Otley | |
---|---|
Directed by | Dick Clement |
Written by | Dick Clement |
Starring |
Tom Courtenay Romy Schneider |
Music by | Stanley Myers |
Distributed by | Columbia Pictures |
Release date
|
March 11, 1969 |
Country | United States |
Language | English |
Otley is a 1968 American comedy thriller film. Film critic Judith Crist described it as "a bright, breezy, light-handed but never lightheaded spies-and-counterspies story."
Tom Courtenay plays Gerald Arthur "Gerry" Otley, a charming but feckless young drifter who scrapes a living from selling antiques in trendy 1960s London. Gerry's responsibility-free life suddenly takes a serious turn, when he finds himself caught up in a round of murder, espionage and quadruple crossing. He is himself mistaken for a spy; is kidnapped and detained several times; and becomes romantically involved with a foreign agent (Romy Schneider) working for British Intelliegence.

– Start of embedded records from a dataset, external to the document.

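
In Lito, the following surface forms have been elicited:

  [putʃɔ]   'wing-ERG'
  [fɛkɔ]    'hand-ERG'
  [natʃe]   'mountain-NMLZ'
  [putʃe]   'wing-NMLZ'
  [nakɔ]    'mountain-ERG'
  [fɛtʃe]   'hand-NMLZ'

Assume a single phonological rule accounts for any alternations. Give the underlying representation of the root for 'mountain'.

In [nakɔ] and [natʃe] the final segment of 'mountain' alternates: [k] ~ [tʃ].
Compare 'wing', with invariant [tʃ] in [putʃɔ] and [putʃe]: an analysis with underlying /tʃ/ and a rule producing [k] before the ERG suffix would wrongly predict alternation here too.
The underlying segment must be /k/; /k/ becomes palato-alveolar [tʃ] before a front vowel, yielding [tʃ] there.

/nak/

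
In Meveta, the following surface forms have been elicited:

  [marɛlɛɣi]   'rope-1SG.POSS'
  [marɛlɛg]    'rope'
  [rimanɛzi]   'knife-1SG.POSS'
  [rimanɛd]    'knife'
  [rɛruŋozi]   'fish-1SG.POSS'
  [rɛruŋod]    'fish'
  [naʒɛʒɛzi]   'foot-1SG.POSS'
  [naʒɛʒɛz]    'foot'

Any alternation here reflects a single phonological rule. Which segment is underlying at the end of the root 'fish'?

The stem for 'fish' ends in [z] in [rɛruŋozi] but [d] in [rɛruŋod].
But 'foot' keeps [z] in both environments ([naʒɛʒɛzi], [naʒɛʒɛz]), so there is no rule changing /z/ to [d] in isolation.
The alternation reflects intervocalic spirantization: voiced stops become fricatives between vowels. /d/ is underlying.

/d/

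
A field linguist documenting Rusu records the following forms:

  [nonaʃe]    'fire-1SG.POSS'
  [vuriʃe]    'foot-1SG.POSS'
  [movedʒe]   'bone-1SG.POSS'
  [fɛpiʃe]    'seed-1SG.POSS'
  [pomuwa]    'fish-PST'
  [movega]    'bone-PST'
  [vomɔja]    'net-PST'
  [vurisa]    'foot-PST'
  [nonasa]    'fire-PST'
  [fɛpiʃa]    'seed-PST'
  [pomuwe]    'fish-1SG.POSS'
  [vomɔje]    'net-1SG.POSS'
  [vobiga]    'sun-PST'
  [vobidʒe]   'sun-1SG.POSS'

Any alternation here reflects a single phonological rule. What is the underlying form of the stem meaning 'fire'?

'fire' shows [s] ~ [ʃ] at the end of the stem ([nonasa] vs [nonaʃe]).
If /ʃ/ were underlying and a rule turned it into [s] before the PST suffix, 'seed' would also alternate; but it has [ʃ] in both [fɛpiʃa] and [fɛpiʃe].
The underlying segment must be /s/; /g/ and /s/ become palato-alveolar [dʒ] and [ʃ] before a front vowel, yielding [ʃ] there.
So 'fire' = /nonas/.

/nonas/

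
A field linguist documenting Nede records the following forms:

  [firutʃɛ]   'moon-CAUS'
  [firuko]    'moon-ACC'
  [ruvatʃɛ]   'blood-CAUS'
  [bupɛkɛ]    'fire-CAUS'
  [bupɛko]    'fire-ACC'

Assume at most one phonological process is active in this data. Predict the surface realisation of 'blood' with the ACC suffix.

In [firutʃɛ] and [firuko] the final segment of 'moon' alternates: [tʃ] ~ [k].
If /k/ were underlying and a rule turned it into [tʃ] before the CAUS suffix, 'fire' would also alternate; but it has [k] in both [bupɛkɛ] and [bupɛko].
Therefore /tʃ/ is basic and [k] is derived by depalatalization (palato-alveolar /tʃ/ becomes [k] when no front vowel follows).
The one attested form of 'blood', [ruvatʃɛ], shows underlying /ruvatʃ/. Applying the same rule when no front vowel follows gives [ruvako].

[ruvako]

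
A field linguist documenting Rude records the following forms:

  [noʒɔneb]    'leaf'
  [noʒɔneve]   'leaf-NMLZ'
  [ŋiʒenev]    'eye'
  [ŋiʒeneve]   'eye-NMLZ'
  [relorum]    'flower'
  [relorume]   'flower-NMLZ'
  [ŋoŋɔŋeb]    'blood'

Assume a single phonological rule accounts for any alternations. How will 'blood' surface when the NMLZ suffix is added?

[ŋoŋɔŋeve]

'leaf' shows [b] ~ [v] at the end of the stem ([noʒɔneb] vs [noʒɔneve]).
The stem 'eye' ([ŋiʒenev], [ŋiʒeneve]) shows [v] unchanged in both environments, so [v] cannot be basic with [b] derived in isolation.
The alternation reflects intervocalic spirantization: voiced stops become fricatives between vowels. /b/ is underlying.
The one attested form of 'blood', [ŋoŋɔŋeb], shows underlying /ŋoŋɔŋeb/. Applying the same rule between vowels gives [ŋoŋɔŋeve].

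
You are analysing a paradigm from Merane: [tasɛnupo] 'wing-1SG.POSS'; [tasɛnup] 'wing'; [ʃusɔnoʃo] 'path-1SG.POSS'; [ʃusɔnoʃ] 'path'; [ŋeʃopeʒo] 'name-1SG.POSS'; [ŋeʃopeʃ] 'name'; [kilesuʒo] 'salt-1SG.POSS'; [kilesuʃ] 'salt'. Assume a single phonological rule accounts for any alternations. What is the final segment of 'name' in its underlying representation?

In [ŋeʃopeʒo] and [ŋeʃopeʃ] the final segment of 'name' alternates: [ʒ] ~ [ʃ].
But 'path' keeps [ʃ] in both environments ([ʃusɔnoʃo], [ʃusɔnoʃ]), so there is no rule changing /ʃ/ to [ʒ] before the 1SG.POSS suffix.
Therefore /ʒ/ is basic and [ʃ] is derived by word-final obstruent devoicing (voiced obstruents become voiceless word-finally).

/ʒ/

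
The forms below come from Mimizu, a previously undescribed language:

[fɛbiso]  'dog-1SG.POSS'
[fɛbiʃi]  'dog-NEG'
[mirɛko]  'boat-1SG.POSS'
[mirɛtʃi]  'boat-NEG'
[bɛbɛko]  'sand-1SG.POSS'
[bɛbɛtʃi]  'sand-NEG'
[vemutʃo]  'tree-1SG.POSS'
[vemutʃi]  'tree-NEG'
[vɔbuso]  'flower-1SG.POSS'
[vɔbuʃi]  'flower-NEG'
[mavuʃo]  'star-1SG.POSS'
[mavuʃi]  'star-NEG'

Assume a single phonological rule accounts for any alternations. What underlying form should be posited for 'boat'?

The stem for 'boat' ends in [k] in [mirɛko] but [tʃ] in [mirɛtʃi].
The stem 'tree' ([vemutʃo], [vemutʃi]) shows [tʃ] unchanged in both environments, so [tʃ] cannot be basic with [k] derived before the 1SG.POSS suffix.
The alternation reflects palatalization before a front vowel: /k/ and /s/ become palato-alveolar [tʃ] and [ʃ] before a front vowel. /k/ is underlying.
So 'boat' = /mirɛk/.

/mirɛk/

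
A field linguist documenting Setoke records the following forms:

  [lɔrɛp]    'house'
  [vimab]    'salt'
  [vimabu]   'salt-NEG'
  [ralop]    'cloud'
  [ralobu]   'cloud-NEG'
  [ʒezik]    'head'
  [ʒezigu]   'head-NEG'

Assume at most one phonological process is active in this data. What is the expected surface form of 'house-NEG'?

The stem for 'cloud' ends in [p] in [ralop] but [b] in [ralobu].
If /b/ were underlying and a rule turned it into [p] in isolation, 'salt' would also alternate; but it has [b] in both [vimab] and [vimabu].
So /p/ is underlying, and a rule of intervocalic voicing — voiceless stops become voiced between vowels — gives [b].
From [lɔrɛp] the stem 'house' is /lɔrɛp/; between vowels this yields [lɔrɛbu].

[lɔrɛbu]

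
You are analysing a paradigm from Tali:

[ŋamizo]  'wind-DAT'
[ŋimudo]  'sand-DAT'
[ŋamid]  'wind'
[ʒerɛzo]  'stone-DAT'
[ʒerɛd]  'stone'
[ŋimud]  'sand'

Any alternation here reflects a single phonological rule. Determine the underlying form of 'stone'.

In [ʒerɛd] and [ʒerɛzo] the final segment of 'stone' alternates: [d] ~ [z].
Compare 'sand', with invariant [d] in [ŋimud] and [ŋimudo]: an analysis with underlying /d/ and a rule producing [z] before the DAT suffix would wrongly predict alternation here too.
So /z/ is underlying, and a rule of word-final hardening — voiced fricatives become stops word-finally — gives [d].
So 'stone' = /ʒerɛz/.

/ʒerɛz/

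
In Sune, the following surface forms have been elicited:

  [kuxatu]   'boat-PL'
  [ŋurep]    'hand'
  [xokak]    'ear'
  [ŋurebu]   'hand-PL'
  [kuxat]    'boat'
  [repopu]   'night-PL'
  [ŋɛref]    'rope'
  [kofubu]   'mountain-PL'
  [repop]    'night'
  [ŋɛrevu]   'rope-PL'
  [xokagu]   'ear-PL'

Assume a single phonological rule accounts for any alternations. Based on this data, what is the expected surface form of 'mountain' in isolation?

'hand' shows [b] ~ [p] at the end of the stem ([ŋurebu] vs [ŋurep]).
The stem 'night' ([repopu], [repop]) shows [p] unchanged in both environments, so [p] cannot be basic with [b] derived before the PL suffix.
So /b/ is underlying, and a rule of word-final obstruent devoicing — voiced obstruents become voiceless word-finally — gives [p].
The one attested form of 'mountain', [kofubu], shows underlying /kofub/. Applying the same rule word-finally gives [kofup].

[kofup]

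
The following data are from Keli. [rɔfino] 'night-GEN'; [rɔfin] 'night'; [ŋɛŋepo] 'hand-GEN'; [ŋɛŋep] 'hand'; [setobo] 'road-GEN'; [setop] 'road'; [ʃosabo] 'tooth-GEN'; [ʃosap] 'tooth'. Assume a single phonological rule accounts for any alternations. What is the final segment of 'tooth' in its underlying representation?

In [ʃosabo] and [ʃosap] the final segment of 'tooth' alternates: [b] ~ [p].
If /p/ were underlying and a rule turned it into [b] before the GEN suffix, 'hand' would also alternate; but it has [p] in both [ŋɛŋepo] and [ŋɛŋep].
The alternation reflects word-final obstruent devoicing: voiced obstruents become voiceless word-finally. /b/ is underlying.

/b/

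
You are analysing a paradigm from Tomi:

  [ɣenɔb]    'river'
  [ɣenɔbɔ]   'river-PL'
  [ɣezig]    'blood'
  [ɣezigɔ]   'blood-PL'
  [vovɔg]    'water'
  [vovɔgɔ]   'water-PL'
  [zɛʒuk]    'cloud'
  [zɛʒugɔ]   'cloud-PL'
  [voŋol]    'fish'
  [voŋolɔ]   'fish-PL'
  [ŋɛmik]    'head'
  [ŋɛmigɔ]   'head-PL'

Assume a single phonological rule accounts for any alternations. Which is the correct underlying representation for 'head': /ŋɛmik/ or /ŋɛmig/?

The stem for 'head' ends in [k] in [ŋɛmik] but [g] in [ŋɛmigɔ].
The stem 'blood' ([ɣezig], [ɣezigɔ]) shows [g] unchanged in both environments, so [g] cannot be basic with [k] derived in isolation.
The alternation reflects intervocalic voicing: voiceless stops become voiced between vowels. /k/ is underlying.

/ŋɛmik/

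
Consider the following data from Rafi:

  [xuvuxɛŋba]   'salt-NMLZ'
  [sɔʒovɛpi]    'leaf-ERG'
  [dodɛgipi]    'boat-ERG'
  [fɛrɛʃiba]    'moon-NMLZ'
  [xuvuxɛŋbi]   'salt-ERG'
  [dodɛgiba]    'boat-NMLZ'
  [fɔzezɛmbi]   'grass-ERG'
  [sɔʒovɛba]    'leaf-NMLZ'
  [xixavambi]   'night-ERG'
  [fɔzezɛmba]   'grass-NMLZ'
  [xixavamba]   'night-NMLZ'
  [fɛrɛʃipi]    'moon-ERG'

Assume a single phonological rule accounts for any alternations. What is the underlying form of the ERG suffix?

/-pi/

The ERG suffix surfaces as [-bi] and [-pi], depending on the final segment of the stem.
By contrast the NMLZ suffix keeps its initial [b] throughout — that segment must be underlying.
The ERG suffix is therefore /-pi/ underlyingly, with post-nasal voicing: voiceless stops become voiced after a nasal.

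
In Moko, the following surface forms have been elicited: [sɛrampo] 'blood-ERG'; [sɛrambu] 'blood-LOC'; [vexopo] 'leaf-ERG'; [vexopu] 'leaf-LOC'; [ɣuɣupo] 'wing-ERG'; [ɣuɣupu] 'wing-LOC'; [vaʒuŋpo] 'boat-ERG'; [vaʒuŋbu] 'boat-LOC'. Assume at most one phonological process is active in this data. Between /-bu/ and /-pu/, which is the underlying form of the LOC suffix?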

The exterior action takes place in a number of recognisable London locations: the area around Portobello Rd street market in Notting Hill; a houseboat colony near Cheyne Walk in Chelsea; the 1957 Bowater House at Knightsbridge; the Playboy in Park Lane; and the old Unilever Milk depot in Wood Lane, W12. A wide range of period British vehicles is featured: Otley drives an E-Type Jaguar, a Ford Anglia and an early 1960s passenger coach, and his disastrous driving test, which turns into an epic car chase, involves a driving-school Vauxhall Viva and a Ford Zephyr.
The film, whose interiors were shot at Shepperton Studios, marked the directorial debut of Dick Clement. He and Ian La Frenais, famous as a team for their television writing in "The Likely Lads" and "Porridge", based their screenplay on a book by Martin Waddell. It was released by Columbia Pictures.